Only Celia Weston as dotty Aunt Ruth captures the bracing tonic of melancholy and willful optimism that McPherson created. Without that mix, Marvin's Room is kind of empty.

Cost of Living, the new play by Martyna Majok at Manhattan Theatre Club's City Center Stage I, reinvigorates McPherson's formula with contemporary compassion and wit. It links two stories about disabled people and their caretakers.

In the first, a wealthy Princeton grad student with cerebral palsy hires a down-on-her-luck woman to help him with basic tasks that include shaving and showering him each morning. His needs are obvious and he has to make himself physically naked in order to get them met (yep; there is nudity). Her needs are less apparent but they're all the more poignant when revealed.

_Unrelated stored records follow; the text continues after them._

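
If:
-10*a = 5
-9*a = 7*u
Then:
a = -1/2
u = 9/14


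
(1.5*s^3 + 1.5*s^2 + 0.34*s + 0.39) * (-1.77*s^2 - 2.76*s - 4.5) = -2.655*s^5 - 6.795*s^4 - 11.4918*s^3 - 8.3787*s^2 - 2.6064*s - 1.755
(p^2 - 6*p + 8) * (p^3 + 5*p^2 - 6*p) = p^5 - p^4 - 28*p^3 + 76*p^2 - 48*p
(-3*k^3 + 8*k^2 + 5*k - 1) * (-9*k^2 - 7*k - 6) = 27*k^5 - 51*k^4 - 83*k^3 - 74*k^2 - 23*k + 6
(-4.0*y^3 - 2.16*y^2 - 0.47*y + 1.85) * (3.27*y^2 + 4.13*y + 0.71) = -13.08*y^5 - 23.5832*y^4 - 13.2977*y^3 + 2.5748*y^2 + 7.3068*y + 1.3135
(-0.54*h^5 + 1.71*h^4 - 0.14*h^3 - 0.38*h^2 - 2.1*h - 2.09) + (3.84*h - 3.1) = -0.54*h^5 + 1.71*h^4 - 0.14*h^3 - 0.38*h^2 + 1.74*h - 5.19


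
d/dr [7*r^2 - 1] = 14*r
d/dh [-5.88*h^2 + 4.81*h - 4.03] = 4.81 - 11.76*h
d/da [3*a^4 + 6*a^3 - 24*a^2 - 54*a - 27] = 12*a^3 + 18*a^2 - 48*a - 54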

Meanwhile in another New Jersey town, a thirtysomething woman has been in a car accident that has left her a quadriplegic and in need of full-time help. Her ex-husband, an out-of-work truck driver, volunteers for the job but it's unclear whether he's doing it out of guilt, love or some unspoken need of his own.

Gregg Mozgala, who plays the grad student, and Katy Sullivan, who plays the quadriplegic woman, are themselves disabled, although less severely than their characters. They're also terrific in these roles. Not just terrific for disabled actors but terrific period, creating characters who refuse to settle for cheap sympathy and who aren't afraid to be a pain in the ass.

Jolly Abraham and Victor Williams are equally good as the caretakers. Majok and director Jo Bonney are to be congratulated for casting actors of color in these roles, particularly because little mention of race is made. 

Williams emerges as the emotional linchpin of the play and it's wonderful to see a black actor get the chance to show a tenderness that men of color rarely get to exhibit onstage.

Still, the highest praise must go to Majok, who respects the full range of the humanity—the good, the bad, the prickly—in all four of her subjects (click here to read an interview with her).

The final scene ties things up too neatly for me but under Bonney's astute direction, Cost of Living, which runs only through next weekend, makes you look past corporeal concerns and into the soul-defining needs we all share.